Fue en una dulce fractura de la mañana que se
vislumbraron los lunares claritos como té con leche desparramados como
aleatorias galaxias y soles y lunas inquietantes en la deliciosa palidez de sus
muslos acariciados con viciosa impudicia por los atardeceres del invierno.

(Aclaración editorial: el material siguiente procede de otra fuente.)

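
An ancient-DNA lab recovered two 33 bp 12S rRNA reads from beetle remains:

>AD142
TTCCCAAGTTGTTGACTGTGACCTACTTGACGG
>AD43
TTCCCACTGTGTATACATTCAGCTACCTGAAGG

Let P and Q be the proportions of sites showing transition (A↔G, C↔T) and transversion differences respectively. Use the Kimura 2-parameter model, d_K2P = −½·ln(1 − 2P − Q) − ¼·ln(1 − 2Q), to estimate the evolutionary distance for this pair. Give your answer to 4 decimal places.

0.4589

The sequences differ at positions 7 (A/C, transversion), 8 (G/T, transversion), 9 (T/G, transversion), 13 (T/A, transversion), 14 (G/T, transversion), 17 (T/A, transversion), 18 (G/T, transversion), 20 (G/C, transversion), 22 (C/G, transversion), 27 (T/C, transition), 31 (C/A, transversion).
Of the 11 differences, 1 transition and 10 transversions over 33 sites: P = 1/33 = 0.030303, Q = 10/33 = 0.303030.
d = −0.5·ln(0.636364) − 0.25·ln(0.393940) = −0.5·(-0.451985) − 0.25·(-0.931557) = 0.4589.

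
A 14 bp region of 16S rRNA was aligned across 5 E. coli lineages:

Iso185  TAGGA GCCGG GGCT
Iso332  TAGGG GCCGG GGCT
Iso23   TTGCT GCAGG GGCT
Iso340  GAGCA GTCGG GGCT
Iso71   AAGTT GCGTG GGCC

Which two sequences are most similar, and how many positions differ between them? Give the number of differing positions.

1

Pairwise Hamming distances:
  Iso185 vs Iso332: 1
  Iso185 vs Iso23: 4
  Iso185 vs Iso340: 3
  Iso185 vs Iso71: 6
  Iso332 vs Iso23: 4
  Iso332 vs Iso340: 4
  Iso332 vs Iso71: 6
  Iso23 vs Iso340: 5
  Iso23 vs Iso71: 6
  Iso340 vs Iso71: 7
The smallest is 1, between Iso185 and Iso332.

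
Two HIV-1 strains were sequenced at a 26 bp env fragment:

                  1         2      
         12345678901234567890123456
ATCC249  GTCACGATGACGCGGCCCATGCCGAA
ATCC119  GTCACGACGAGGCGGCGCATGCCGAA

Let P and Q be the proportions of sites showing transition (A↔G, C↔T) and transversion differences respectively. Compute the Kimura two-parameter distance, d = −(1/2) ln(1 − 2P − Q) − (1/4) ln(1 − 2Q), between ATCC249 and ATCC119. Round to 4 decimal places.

0.1253

Differing sites — 8:T/C (Ti); 11:C/G (Tv); 17:C/G (Tv).
Of the 3 differences, 1 transition and 2 transversions over 26 sites: P = 1/26 = 0.038462, Q = 2/26 = 0.076923.
d = −0.5·ln(0.846153) − 0.25·ln(0.846154) = −0.5·(-0.167055) − 0.25·(-0.167054) = 0.1253.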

Aparecieron de pronto, despertando los oscuros deseos machos de fundirme
penetrante y lascivo en su cuerpo de quieta y hierática esfinge en una orgía de
manos y bocas y benicianos zumbidos, atrapados en la misma sexualidad
desenfrenada de ese último día donde se surcaron con lingüísticos afanes las
sensibles flores prohibidas. Venían como las desperdigadas conchitas que deja
en las claras arenas de una tersa y tibia playa un esponjoso oleaje amarillo
claro, suave y absorbente. Y vino una y otra vez esa ola lujuriosa navegando
dos veces sobre los muslos deseados, coqueta y veleidosa no queriendo mostrar
las finas algas ralas del pubis oceánico ni la sabrosa hendidura húmeda olorosa
caliente de la vulva lamida y dedeada con viciosa impudicia por los atardeceres
del invierno. Y se vino otra vez dos veces la amarilla marea, ahora bajando por
los pechos negados, y en su mullida bajamar dejó a la luz en inesperado goce
voyerista el pezón instantáneo, capullo de protuberante tenue rosado carnal
rodeado de su pequeña aureola, impúdico y sagrado, pocas veces mamado por la
voraz boca edípica del macho niño sediento. Y los ojos pervertidos de vertieron
en ese botoncito tiernucho, en su rugosidad sensual, en su visión misteriosa,
en su breve erección erótica, en su deleite prometido y casi escondido en el
cálido amarillo de cáscara del limón maduro, de flor del diente de león, de
pepita de oro, y sobretodo, del matiz de la paja solitaria.